Between 2000 and 2024, the United States has witnessed 31,497 of police-involved fatalities. The Fatal Encounters data shows a steady rise in recorded deaths after 2013, likely reflecting improved reporting and awareness following movements like Black Lives Matter.

Males constitute nearly 89.8% of all victims, a striking imbalance that underscores gendered dynamics in law enforcement interactions. Racially, White and Black/African American individuals represent the largest groups, but when adjusted for population, the risk of being killed by police is disproportionately higher for Black individuals.

Spatially, incidents are concentrated in urbanized regions — notably California, Texas, and Florida, which together account for a significant share of deaths.
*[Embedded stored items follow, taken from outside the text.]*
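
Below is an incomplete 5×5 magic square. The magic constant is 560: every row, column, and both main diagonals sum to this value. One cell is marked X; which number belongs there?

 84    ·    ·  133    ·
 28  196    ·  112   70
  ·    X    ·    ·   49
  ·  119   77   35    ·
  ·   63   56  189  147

Row 2 needs 560; the known cells sum to 406, so (2,3) = 154.
The remaining cell in row 5 is (5,1) = 560 − 455 = 105.
Column 4 needs 560; the known cells sum to 469, so (3,4) = 91.
From main diagonal, 560 − (84 + 196 + 35 + 147) gives (3,3) = 98.
The remaining cell in anti-diagonal is (1,5) = 560 − 434 = 126.
Using column 3: 154 + 98 + 77 + 56 + ? → (1,3) = 560 − 385 = 175.
Using column 5: 126 + 70 + 49 + 147 + ? → (4,5) = 560 − 392 = 168.
Row 1 must total 560; the given cells sum to 518, so (1,2) = 42.
The remaining cell in row 4 is (4,1) = 560 − 399 = 161.
From column 1, 560 − (84 + 28 + 161 + 105) gives (3,1) = 182.
From column 2, 560 − (42 + 196 + 119 + 63) gives (3,2) = 140.

140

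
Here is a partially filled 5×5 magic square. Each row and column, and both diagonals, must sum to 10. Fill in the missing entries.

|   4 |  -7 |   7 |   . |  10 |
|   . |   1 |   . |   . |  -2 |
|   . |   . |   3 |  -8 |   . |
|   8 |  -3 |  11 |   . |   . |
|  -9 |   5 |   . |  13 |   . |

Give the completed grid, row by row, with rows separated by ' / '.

4 -7 7 -4 10 / 12 1 -10 9 -2 / -5 14 3 -8 6 / 8 -3 11 0 -6 / -9 5 -1 13 2

From row 1, 10 − (4 + (-7) + 7 + 10) gives (1,4) = -4.
Using column 2: -7 + 1 + (-3) + 5 + ? → (3,2) = 10 − (-4) = 14.
Using anti-diagonal: 10 + 3 + (-3) + (-9) + ? → (2,4) = 10 − 1 = 9.
Using column 4: -4 + 9 + (-8) + 13 + ? → (4,4) = 10 − 10 = 0.
From main diagonal, 10 − (4 + 1 + 3 + 0) gives (5,5) = 2.
Row 4 must total 10; the given cells sum to 16, so (4,5) = -6.
The remaining cell in row 5 is (5,3) = 10 − 11 = -1.
Using column 3: 7 + 3 + 11 + (-1) + ? → (2,3) = 10 − 20 = -10.
From column 5, 10 − (10 + (-2) + (-6) + 2) gives (3,5) = 6.
From row 2, 10 − (1 + (-10) + 9 + (-2)) gives (2,1) = 12.
From row 3, 10 − (14 + 3 + (-8) + 6) gives (3,1) = -5.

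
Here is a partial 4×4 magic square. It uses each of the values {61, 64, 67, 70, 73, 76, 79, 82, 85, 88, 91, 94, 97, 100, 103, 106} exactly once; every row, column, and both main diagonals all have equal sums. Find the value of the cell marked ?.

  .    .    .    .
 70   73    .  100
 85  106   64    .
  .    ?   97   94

The 16 entries sum to 1336, so each line sums to 1336/4 = 334.
The remaining cell in row 2 is (2,3) = 334 − 243 = 91.
The remaining cell in row 3 is (3,4) = 334 − 255 = 79.
Using column 3: 91 + 64 + 97 + ? → (1,3) = 334 − 252 = 82.
Column 4 needs 334; the known cells sum to 273, so (1,4) = 61.
Main diagonal must total 334; the given cells sum to 231, so (1,1) = 103.
From anti-diagonal, 334 − (61 + 91 + 106) gives (4,1) = 76.
Row 1 needs 334; the known cells sum to 246, so (1,2) = 88.
Using row 4: 76 + 97 + 94 + ? → (4,2) = 334 − 267 = 67.

67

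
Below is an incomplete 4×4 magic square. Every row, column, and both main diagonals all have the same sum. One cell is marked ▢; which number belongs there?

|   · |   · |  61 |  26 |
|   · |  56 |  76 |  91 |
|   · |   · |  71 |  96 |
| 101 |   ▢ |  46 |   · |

Column 3 is complete and sums to 254; that is the magic constant.
Row 2 must total 254; the given cells sum to 223, so (2,1) = 31.
The remaining cell in column 4 is (4,4) = 254 − 213 = 41.
From main diagonal, 254 − (56 + 71 + 41) gives (1,1) = 86.
Anti-diagonal needs 254; the known cells sum to 203, so (3,2) = 51.
From row 1, 254 − (86 + 61 + 26) gives (1,2) = 81.
Using row 3: 51 + 71 + 96 + ? → (3,1) = 254 − 218 = 36.
The remaining cell in row 4 is (4,2) = 254 − 188 = 66.

66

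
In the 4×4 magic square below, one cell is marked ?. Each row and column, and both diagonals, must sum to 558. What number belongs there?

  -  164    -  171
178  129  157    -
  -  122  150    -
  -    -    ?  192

Row 2 needs 558; the known cells sum to 464, so (2,4) = 94.
Column 2: 164 + 129 + 122 + ? = 558, so (4,2) = 143.
Column 4 needs 558; the known cells sum to 457, so (3,4) = 101.
From main diagonal, 558 − (129 + 150 + 192) gives (1,1) = 87.
Anti-diagonal: 171 + 157 + 122 + ? = 558, so (4,1) = 108.
Row 1 needs 558; the known cells sum to 422, so (1,3) = 136.
Row 3 must total 558; the given cells sum to 373, so (3,1) = 185.
Using row 4: 108 + 143 + 192 + ? → (4,3) = 558 − 443 = 115.

115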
Mapping reveals dense clusters along the West Coast and major metropolitan corridors in the South and Northeast.

These findings suggest that while fatalities occur across all demographics and geographies, race and region remain key predictors of police violence. The data underscores systemic inequalities that persist in the justice system and highlights the value of transparent, publicly available datasets like Fatal Encounters for civic accountability.